How to calculate score in fuzzy string matching?

6.5k views Asked by At

I would like to know the mathematical logic and formula behind calculating the fuzzy matching score between two strings.

Let's say I have two strings s1 and s2 and I want to use fuzzy matching in python. I am aware of the fact that python libraries like fuzzywuzzy can do the trick. But I would like to know the exact mathematics and logic behind the fuzzy matching approach and the ratio calculation.

3

There are 3 answers

0
Elidor00 On BEST ANSWER

Fuzzy String Matching, also called Approximate String Matching, is the process of finding strings that approximatively match a given pattern. The closeness of a match is often measured in terms of edit distance, which is the number of primitive operations necessary to convert the string into an exact match. Primitive operations are usually: insertion (to insert a new character at a given position), deletion (to delete a particular character) and substitution (to replace a character with a new one).

Fuzzy search works by using mathematical formulae that calculate the distance (or similarity between) two words. One such commonly used method is called the Levenshtein distance.

Here you can find the formula.

An alternative to the Levenshtein distance is to use cosine similarity. The real advantage of cosine distance is that you can perform dimensionality reduction. This allows you to work with very large documents efficiently and fuzzy. It also allows you to create efficient data structures for finding similar strings and much more.

Here you can find the formula.

0
Neeraj Thapliyal On

The fuzzy string matching for a name consists of a letter followed by three numerical digits: the letter is the first letter of the name, and the digits encode the remaining consonants. Consonants at a similar place of articulation share the same digit so, for example, the labial consonants B, F, P, and V are each encoded as the number 1.

The correct value can be found as follows:

Retain the first letter of the name and drop all other occurrences of a, e, i, o, u, y, h, w. Replace consonants with digits as follows (after the first letter):

b, f, p, v → 1

c, g, j, k, q, s, x, z → 2

d, t → 3

l → 4

m, n → 5

r → 6

If two or more letters with the same number are adjacent in the original name (before step 1), only retain the first letter; also two letters with the same number separated by 'h' or 'w' are coded as a single number, whereas such letters separated by a vowel are coded twice. This rule also applies to the first letter. If you have too few letters in your word that you can't assign three numbers, append with zeros until there are three numbers. If you have four or more numbers, retain only the first three.

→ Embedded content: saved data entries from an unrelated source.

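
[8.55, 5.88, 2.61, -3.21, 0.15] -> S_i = Random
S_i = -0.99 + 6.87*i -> [-0.99, 5.88, 12.75, 19.62, 26.49]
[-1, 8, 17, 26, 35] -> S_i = -1 + 9*i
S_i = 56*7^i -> [56, 392, 2744, 19208, 134456]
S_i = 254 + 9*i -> [254, 263, 272, 281, 290]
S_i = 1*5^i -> [1, 5, 25, 125, 625]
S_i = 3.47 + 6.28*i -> [3.47, 9.75, 16.03, 22.31, 28.59]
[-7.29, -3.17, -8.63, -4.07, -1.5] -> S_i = Random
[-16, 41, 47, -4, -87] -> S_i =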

Using this algorithm, both "Robert" and "Rupert" return the same string "R163" while "Rubin" yields "R150". "Ashcraft" and "Ashcroft" both yield "A261". "Tymczak" yields "T522" not "T520" (the chars 'z' and 'k' in the name are coded as 2 twice since a vowel lies in between them). "Pfister" yields "P236" not "P123" (the first two letters have the same number and are coded once as 'P'), and "Honeyman" yields "H555".

You can found that in detail here: https://en.wikipedia.org/wiki/Soundex#:~:text=Soundex%20is%20a%20phonetic%20algorithm,despite%20minor%20differences%20in%20spelling.

0
Varghese PK On

The above answers have given an in-depth explanation of two commonly used algorithms for fuzzy string matching namely the Levenshtein distance and the Soundex algorithm. I will try and explain the use of Cosine Similarity in fuzzy string matching.

Cosine similarity between two non-zero vectors is simply the cosine of the angle between these vectors. The core idea is to find the corresponding vector representation of each string. This can be done by using either the Bag-of-words feature extractor or the TF-IDF feature extractor. The similarity between your strings is proportional to the cosine similarity metric.

For example: Consider the following names: Name1 : athaarv Name2: atharv

Step 1) 2gram representation of these strings is

Name1_2gram = ["at","th","ha","aa","ar","rv"]

Name2_2gram = ["at","th","ha","ar","rv"]

Step2) Bag of Words Representation:

Name1_BOW = [1,1,1,1,1,1]

Name2_BOW = [1,1,1,0,1,1]

Step3) Compute the Cosine Similarity:

Cosine similarity = ([1 1 1 1 1 1].[1 1 1 0 1 1])/(sqrt(5)*sqrt(6)) = 0.91

NOTE: String representations using TF-IDF are usually better than BOW.Also the Nanonets blog has several resources on this particular topic which might be helpful.